10th Circuit holds EEOC case against employer is not moot; that New Mexico regulatory actions against vendors doing business with tribal gambling entities are not preempted by Indian Gaming regulatory Act; holds gathering of data about natural resources while on public land is protected by the First Amendment; and holds immigration appeals board lacked any factual or legal basis to deny motion to reopen asylum application.

Equal Employment Opportunity Commission v CollegeAmerica Denver, Inc.

Commission appealed the dismissal of their action against Denver arguing the case was not moot. The panel agreed and reversed holding Denver asserted a new theory about how a former employee was breaching a settlement agreement by giving information to Commission without telling Denver, Denver thus failed to prove it voluntarily ceased interfering with former employee’s rights, an injunction in this case would bar Denver form using its new theory in a parallel state case and whether Commission can bring suit under 29 USC 626(f)(4) should be decided by the district court in the first instance.

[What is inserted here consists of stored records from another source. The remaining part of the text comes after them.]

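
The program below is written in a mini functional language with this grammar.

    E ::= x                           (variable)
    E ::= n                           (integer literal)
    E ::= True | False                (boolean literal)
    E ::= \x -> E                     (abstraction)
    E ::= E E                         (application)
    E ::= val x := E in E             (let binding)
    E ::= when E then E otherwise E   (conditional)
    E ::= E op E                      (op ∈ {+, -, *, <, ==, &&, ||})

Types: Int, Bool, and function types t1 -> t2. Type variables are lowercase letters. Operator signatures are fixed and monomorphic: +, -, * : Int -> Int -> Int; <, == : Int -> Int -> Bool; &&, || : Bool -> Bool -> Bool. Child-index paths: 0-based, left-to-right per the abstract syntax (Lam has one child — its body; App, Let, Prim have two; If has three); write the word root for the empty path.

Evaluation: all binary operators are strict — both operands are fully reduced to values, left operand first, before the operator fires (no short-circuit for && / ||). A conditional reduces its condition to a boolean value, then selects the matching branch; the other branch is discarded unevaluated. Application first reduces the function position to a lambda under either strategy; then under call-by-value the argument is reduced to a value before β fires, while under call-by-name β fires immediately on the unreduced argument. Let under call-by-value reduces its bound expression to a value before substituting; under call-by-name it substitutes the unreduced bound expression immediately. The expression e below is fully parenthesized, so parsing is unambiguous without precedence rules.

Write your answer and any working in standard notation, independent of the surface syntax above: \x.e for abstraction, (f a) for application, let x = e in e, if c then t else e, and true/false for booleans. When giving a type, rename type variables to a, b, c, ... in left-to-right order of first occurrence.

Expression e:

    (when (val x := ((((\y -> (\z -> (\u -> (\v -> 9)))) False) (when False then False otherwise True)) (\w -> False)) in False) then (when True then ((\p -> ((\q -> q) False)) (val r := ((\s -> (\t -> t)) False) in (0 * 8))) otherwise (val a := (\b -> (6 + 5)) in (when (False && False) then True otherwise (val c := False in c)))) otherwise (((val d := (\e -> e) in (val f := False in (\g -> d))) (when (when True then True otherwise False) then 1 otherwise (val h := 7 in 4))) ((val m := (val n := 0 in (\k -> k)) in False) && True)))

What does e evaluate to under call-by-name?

Answer: false

Working:
step 0: (if (let x = ((((\y.(\z.(\u.(\v.9)))) false) (if false then false else true)) (\w.false)) in false) then (if true then ((\p.((\q.q) false)) (let r = ((\s.(\t.t)) false) in (0 * 8))) else (let a = (\b.(6 + 5)) in (if (false && false) then true else (let c = false in c)))) else (((let d = (\e.e) in (let f = false in (\g.d))) (if (if true then true else false) then 1 else (let h = 7 in 4))) ((let m = (let n = 0 in (\k.k)) in false) && true)))
step 1: [let@0] (if false then (if true then ((\p.((\q.q) false)) (let r = ((\s.(\t.t)) false) in (0 * 8))) else (let a = (\b.(6 + 5)) in (if (false && false) then true else (let c = false in c)))) else (((let d = (\e.e) in (let f = false in (\g.d))) (if (if true then true else false) then 1 else (let h = 7 in 4))) ((let m = (let n = 0 in (\k.k)) in false) && true)))
step 2: [if@root] (((let d = (\e.e) in (let f = false in (\g.d))) (if (if true then true else false) then 1 else (let h = 7 in 4))) ((let m = (let n = 0 in (\k.k)) in false) && true))
step 3: [let@0.0] (((let f = false in (\g.(\e.e))) (if (if true then true else false) then 1 else (let h = 7 in 4))) ((let m = (let n = 0 in (\k.k)) in false) && true))
step 4: [let@0.0] (((\g.(\e.e)) (if (if true then true else false) then 1 else (let h = 7 in 4))) ((let m = (let n = 0 in (\k.k)) in false) && true))
step 5: [beta@0] ((\e.e) ((let m = (let n = 0 in (\k.k)) in false) && true))
step 6: [beta@root] ((let m = (let n = 0 in (\k.k)) in false) && true)
step 7: [let@0] (false && true)
step 8: [delta@root] false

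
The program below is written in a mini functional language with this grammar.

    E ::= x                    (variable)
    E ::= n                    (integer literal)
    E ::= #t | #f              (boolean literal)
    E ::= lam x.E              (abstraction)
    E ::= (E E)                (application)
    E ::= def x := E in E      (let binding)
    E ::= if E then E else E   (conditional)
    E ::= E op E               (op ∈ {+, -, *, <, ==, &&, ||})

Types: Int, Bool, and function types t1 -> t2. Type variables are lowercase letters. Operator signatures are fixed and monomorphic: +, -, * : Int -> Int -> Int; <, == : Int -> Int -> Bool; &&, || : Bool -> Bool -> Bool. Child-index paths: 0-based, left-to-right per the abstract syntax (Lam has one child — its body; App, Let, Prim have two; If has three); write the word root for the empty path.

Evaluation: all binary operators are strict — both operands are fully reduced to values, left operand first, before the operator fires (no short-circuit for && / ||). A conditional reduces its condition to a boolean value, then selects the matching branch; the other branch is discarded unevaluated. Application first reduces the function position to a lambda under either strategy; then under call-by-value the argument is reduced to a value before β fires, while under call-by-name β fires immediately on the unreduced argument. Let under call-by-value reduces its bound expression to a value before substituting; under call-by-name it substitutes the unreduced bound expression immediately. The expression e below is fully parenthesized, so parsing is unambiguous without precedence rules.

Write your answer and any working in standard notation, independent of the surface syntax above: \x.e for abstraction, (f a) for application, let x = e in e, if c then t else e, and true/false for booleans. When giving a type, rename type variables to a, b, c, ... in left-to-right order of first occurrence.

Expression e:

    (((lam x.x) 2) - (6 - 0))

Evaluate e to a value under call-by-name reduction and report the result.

Answer: -4

Trace:
step 0: (((\x.x) 2) - (6 - 0))
step 1: [beta@0] (2 - (6 - 0))
step 2: [delta@1] (2 - 6)
step 3: [delta@root] -4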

Pueblo of Pojoaque v State of New Mexico

Pueblo appealed the dismissal of its claim for declaratory and injunctive relief arguing New Mexico is preempted from interfering with gambling activities on Pueblo land by denying licenses to do business with non-Indian gambling establishments to vendors doing business with Pueblo. The panel, 2-1, affirmed. The majority held that the special preemption analysis for Indian tribes which has been used in the taxation context did not apply here as the actions of New Mexico were aimed at vendor operations off Pueblo land and the indirect effects on Pueblo were insufficient to trigger the special balancing test. It held the dissent’s reliance on the Ramah Navajo circuit precedent was inapposite as that case relied on traditional notions of a compressive and pervasive scheme. It held the Indian Gaming Regulatory Act does not explicitly preempt New Mexico’s regulation of offsite vendor activity and the Act does not implicitly preempt as the Act does not fully occupy the field and there is no requirement for a license for vendors to do business with Pueblo and thus no conflict preemption. Bacharach dissented arguing the case should be remanded for analysis under the stricter balancing preemption test because that test applies under the Ramah Navajo case and United States Supreme Court precedent on state regulation of tribal activities on tribal land and New Mexico’s actions against the vendors has more than a truly minimal effect on Pueblo.

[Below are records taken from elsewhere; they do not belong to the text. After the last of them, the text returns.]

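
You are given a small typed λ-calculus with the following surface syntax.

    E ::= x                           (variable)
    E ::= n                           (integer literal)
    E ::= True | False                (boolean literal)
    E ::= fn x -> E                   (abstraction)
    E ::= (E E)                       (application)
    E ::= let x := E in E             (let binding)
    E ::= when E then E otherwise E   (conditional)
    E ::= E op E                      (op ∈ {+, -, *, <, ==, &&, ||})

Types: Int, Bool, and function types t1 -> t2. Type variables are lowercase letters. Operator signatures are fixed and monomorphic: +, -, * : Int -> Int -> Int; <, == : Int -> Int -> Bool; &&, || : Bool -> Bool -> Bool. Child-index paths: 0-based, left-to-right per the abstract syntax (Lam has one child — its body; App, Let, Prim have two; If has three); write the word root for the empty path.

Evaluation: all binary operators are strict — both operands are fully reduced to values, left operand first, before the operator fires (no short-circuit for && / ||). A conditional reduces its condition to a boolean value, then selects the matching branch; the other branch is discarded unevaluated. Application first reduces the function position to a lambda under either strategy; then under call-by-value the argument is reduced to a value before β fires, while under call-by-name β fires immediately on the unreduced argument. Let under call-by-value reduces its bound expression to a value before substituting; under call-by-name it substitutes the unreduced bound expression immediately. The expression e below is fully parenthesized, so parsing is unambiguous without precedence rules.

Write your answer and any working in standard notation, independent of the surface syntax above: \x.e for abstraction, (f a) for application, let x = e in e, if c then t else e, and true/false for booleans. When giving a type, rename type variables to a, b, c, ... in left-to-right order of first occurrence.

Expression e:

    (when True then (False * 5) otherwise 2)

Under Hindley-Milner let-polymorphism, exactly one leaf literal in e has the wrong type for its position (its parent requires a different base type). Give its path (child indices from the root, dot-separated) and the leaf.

Derivation:
  unify Bool ~ Bool
  unify Bool ~ Int
  FAIL: mismatch Bool ~ Int

Answer: 1.0 : false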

Western Watersheds Project v Michael

Project and two other advocacy groups appealed the dismissal of their First Amendment challenge to Wyoming statutes limiting gathering of natural resource data and setting penalties for violations. The panel reversed and remanded. It held that provisions in question limit gathering of information about resources while on public land, these limits regulate protected creation of speech, the creation of protected speech is itself protected by the first Amendment under United States Supreme court precedent and taking photographs of animals or recording observations of water conditions are similar to recording police interactions which has been held to be protected activity and the activities here are aimed at furthering public debate about natural resources and environmental issues and thus the district court ruling the activities here are unprotected must be reversed. The case was remanded for further proceedings.

Qiu v Sessions

Qiu sought review of the immigration appeals board denial of her motion to reopen her asylum application. The panel reversed holding the board abused its discretion as its decision lacked any factual or legal support given it declared there was no increase in persecution of Christians in China despite evidence from Qiu’s mother and the State Department there has been an increase, erred in finding increased persecution irrelevant as this would result in the absurd result in allowing frivolous claims to be reopened while preventing viable claims to say closed, erred in concluding increased persecution is not a material change in country conditions for purposes of reopening, erred in finding a statement submitted to be unsworn when it was sworn to, and erred in adopting a blanket rule of assigning little to no weight to evidence created after the initial filing or not submitted in the form of a sworn affidavit.